This study was reported in accordance with the STrengthening the Reporting of OBservational
studies in Epidemiology (STROBE) statement[15]. We collected data from Medical Information Mart for Intensive Care (MIMIC)-III v1.4[16] and the eICU Collaborative Research Database (eICU-CRD) v2.0[17]. Both are extensive, free, public databases containing hospitalization information. MIMIC covers 61,532 ICU admissions for 46,476 patients at the Beth Israel Deaconess Medical Center in Boston, MA, USA. The eICU-CRD covers 200,859 ICU admissions from 139,226 patients at 208 U.S. hospitals. We completed the required courses for the use of the database and obtained the corresponding certificate (researcher certification number 1605699 and record id 27752407).
Study cohort
We conducted a retrospective study of mechanically ventilated adult patients from medical intensive care units (MICUs) and surgical intensive care units (SICUs) based on the method established by Serpa Neto et al[18]. We used only the first ICU admission data for the first hospitalization and patients 16 years of age or older who had been continuously ventilated for at least 48 hours. Patients who had incomplete datasets were excluded. Patients who underwent echocardiography less than 24 hours before mechanical ventilation or within 24 hours after mechanical ventilation were classified as the early TTE group, and the remaining patients constituted the group without earlier TTE (non-TTE).

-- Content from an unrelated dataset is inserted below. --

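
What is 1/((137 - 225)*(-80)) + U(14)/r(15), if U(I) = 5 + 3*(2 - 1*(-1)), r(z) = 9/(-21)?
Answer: -689917/21120 ≈ -32.667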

Data were extracted from the database using structured query language (SQL). The following demographic data (using data from the first 24 hours of admission) were collected: age, sex, weight, race, comorbidities (chronic obstructive pulmonary disorder [COPD], asthma, sepsis, acute respiratory distress syndrome [ARDS]), Sequential Organ Failure Assessment (SOFA) score, Oxford Acute Severity of Illness Score (OASIS), vital signs (mean arterial pressure [MAP], heart rate [HR]) and laboratory values (white blood cell [WBC] count, haemoglobin [Hb], blood urea nitrogen [BUN], pH, pO2, pCO2, lactate). In addition, we also collected management data for the first day of mechanical ventilation (total IV fluid; ventilator settings; use of dobutamine and norepinephrine).
Outcomes
The primary outcome of the study was in-hospital mortality. Secondary outcomes were 30-day mortality from the date of ICU admission; days free of mechanical ventilation and vasopressors 30 days after ICU admission; use of vasoactive drugs; total IV fluid; and ventilator settings during the first day of MV.
Statistical methods
To control for confounding factors, propensity score matching (PSM) was performed. The baseline characteristics of the original cohort were stratified by TTE. The propensity score for an individual was determined based on the covariates age, sex, weight, race, HR, COPD, asthma, ARDS, sepsis, SOFA score, OASIS, WBC, Hb, pH, pO2, pCO2 and lactate using a standard software package (matching package) with a PSM methodology. These variables were selected due to their clinical relevance. This method consisted of ranking the MV patients with TTE and non-TTE, then selecting the TTE patients who had the highest propensity score and finding the non-TTE patient with the closest propensity score (maximum calliper, 0.2). Both patients were then removed from consideration for matching, and the next highest patient was selected (matched 1:1 using the nearest-neighbor algorithm).
After matching, to assess the balance between the two groups, the standardized mean differences (SMDs) between the TTE cohort and the non-TTE cohort were calculated. SMDs eliminate not only the influence of the absolute values from a study but also the influence of the unit of measurement on the results[19]. Continuous variables are shown as the means and standard deviation, and categorical variables are represented as the total and proportion. For continuous variables, we used a nonparametric test or the Wilcoxon rank-sum test. For the categorical variables, we used a chi-square test or Fisher’s exact test.
Secondary outcomes were observed after matching as well. We used paired t tests for continuous outcomes and chi-square tests for categorical outcomes.
We used the random forest model to impute missing data (Additional file 1, eFig.1 and eFig.2)[20].
Sensitivity analysis
We conducted a series of sensitivity analyses with the cohort with missing data, the cohort after imputation, and the cohort after PSM to assess the outcomes. In addition, we used multiple logistic regression, the inverse probability of treatment weight (IPTW)[21] and the covariate balancing propensity score (CBPS)[22] to further validate the primary outcome. To adjust for these covariates, the doubly robust estimation method[23] was used to deduce the independent associations between TTE and in-hospital mortality and 30-day mortality (details about the IPTW and CBPS can be found in the Additional file 2). In addition, we used multiple logistic regression to analyse the impact of TTE during different time periods on the outcome (echo time I: patients who had TTE but the TTE time was not in echo time II; echo time II: TTE time >= MV time+24 hours and TTE<=MV time+24 hours). Finally, we carried out a sensitivity analysis through multivariate logistic regression focusing on patients with ARDS and sepsis.
Statistical significance was assessed to be determined by a two-sided p < 0.05. All statistical analyses mentioned above were performed using R version 3.5.3.